We all expected that the Second Circuit would have been the first to circle back around to re-hear Cantero on remand, but instead, the First Circuit has stepped forward and applied the Cantero opinion to "substantively identical" facts, resulting in an opinion issued on September 22, 2025 that has found that a Rhode Island state law requiring the payment of interest on mortgage escrow balances is not preempted by national bank powers.
Before we delve into the Conti decision and how useful it should be for the industry (i.e., very useful), we should step back and consider whether this is another "bite" into national bank powers. As a long-time practitioner who has been particularly focused on consumer protection laws in financial services, the Conti opinion (and Cantero for that matter) does not seem like new news. When Dodd-Frank was passed in 2010, many banks procured detailed opinions from law firms and lawyers like me regarding which state consumer protection laws could still be considered preempted and which could not. Accordingly, in the last fifteen years, the conservative approach has been to value national bank preemption powers so highly that most, if not all, state consumer protection laws should not be deemed to be preempted by a national bank. And, now the courts are beginning to underscore that that conservative approach is the intent of Congress, absent further direction from them on the topic of national bank preemption.
One of the things that is most useful about the First Circuit's opinion in Conti is that it has clearly conducted the "practical assessment of the nature and degree of the interference caused by a state law" required by the Supreme Court in Cantero and provided a template for how to parse through the several Supreme Court decisions that give greater contour to the national bank preemption question. In particular, Conti says that "national banking is subject to local restrictions when Congress has indicated as much, as well as in the absence of such express language." This last point is important because the national bank in question had argued that because the Truth In Lending Act requires payment of mortgage interest on some escrow accounts, but not all, that means that Congress intended that ONLY those escrow accounts should have mortgage interest paid by national banks. And, the First Circuit rejected that argument.
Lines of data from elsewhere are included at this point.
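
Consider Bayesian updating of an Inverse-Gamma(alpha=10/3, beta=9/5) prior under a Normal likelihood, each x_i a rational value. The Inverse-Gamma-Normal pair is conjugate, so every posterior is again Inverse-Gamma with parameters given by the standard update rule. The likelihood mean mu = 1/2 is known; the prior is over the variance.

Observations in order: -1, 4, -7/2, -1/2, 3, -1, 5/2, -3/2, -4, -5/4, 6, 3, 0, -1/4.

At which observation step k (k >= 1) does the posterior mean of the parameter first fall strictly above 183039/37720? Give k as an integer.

k = 9

obs 1: x=-1 → posterior Inverse-Gamma(23/6, 117/40)
obs 2: x=4 → posterior Inverse-Gamma(13/3, 181/20)
obs 3: x=-7/2 → posterior Inverse-Gamma(29/6, 341/20)
obs 4: x=-1/2 → posterior Inverse-Gamma(16/3, 351/20)
obs 5: x=3 → posterior Inverse-Gamma(35/6, 827/40)
obs 6: x=-1 → posterior Inverse-Gamma(19/3, 109/5)
obs 7: x=5/2 → posterior Inverse-Gamma(41/6, 119/5)
obs 8: x=-3/2 → posterior Inverse-Gamma(22/3, 129/5)
obs 9: x=-4 → posterior Inverse-Gamma(47/6, 1437/40)
obs 10: x=-5/4 → posterior Inverse-Gamma(25/3, 5993/160)
obs 11: x=6 → posterior Inverse-Gamma(53/6, 8413/160)
obs 12: x=3 → posterior Inverse-Gamma(28/3, 8913/160)
obs 13: x=0 → posterior Inverse-Gamma(59/6, 8933/160)
obs 14: x=-1/4 → posterior Inverse-Gamma(31/3, 4489/80)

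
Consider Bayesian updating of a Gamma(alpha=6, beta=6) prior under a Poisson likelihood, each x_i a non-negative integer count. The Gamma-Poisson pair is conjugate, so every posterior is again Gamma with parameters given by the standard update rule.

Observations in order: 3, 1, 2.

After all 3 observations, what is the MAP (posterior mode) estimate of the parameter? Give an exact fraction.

11/9

obs 1: x=3 → posterior Gamma(9, 7)
obs 2: x=1 → posterior Gamma(10, 8)
obs 3: x=2 → posterior Gamma(12, 9)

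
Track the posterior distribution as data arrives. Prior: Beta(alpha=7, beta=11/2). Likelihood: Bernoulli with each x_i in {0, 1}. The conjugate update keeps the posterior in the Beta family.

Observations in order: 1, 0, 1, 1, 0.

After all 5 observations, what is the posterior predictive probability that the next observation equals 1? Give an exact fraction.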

Continuing onto another argument made by the national bank in Conti, the concept of field preemption was also rejected: "the Supreme Court and Congress have squarely rejected the notion that the National Bank Act 'occup[ies] the field in any area of [s]tate law.'"
Again, from the seat of this practitioner, Cantero and Conti are not surprising results and national banks, as well as the fintechs doing business with them in particular, are well advised to return to a much more circumspect and careful approach when deeming a consumer protection law to be preempted.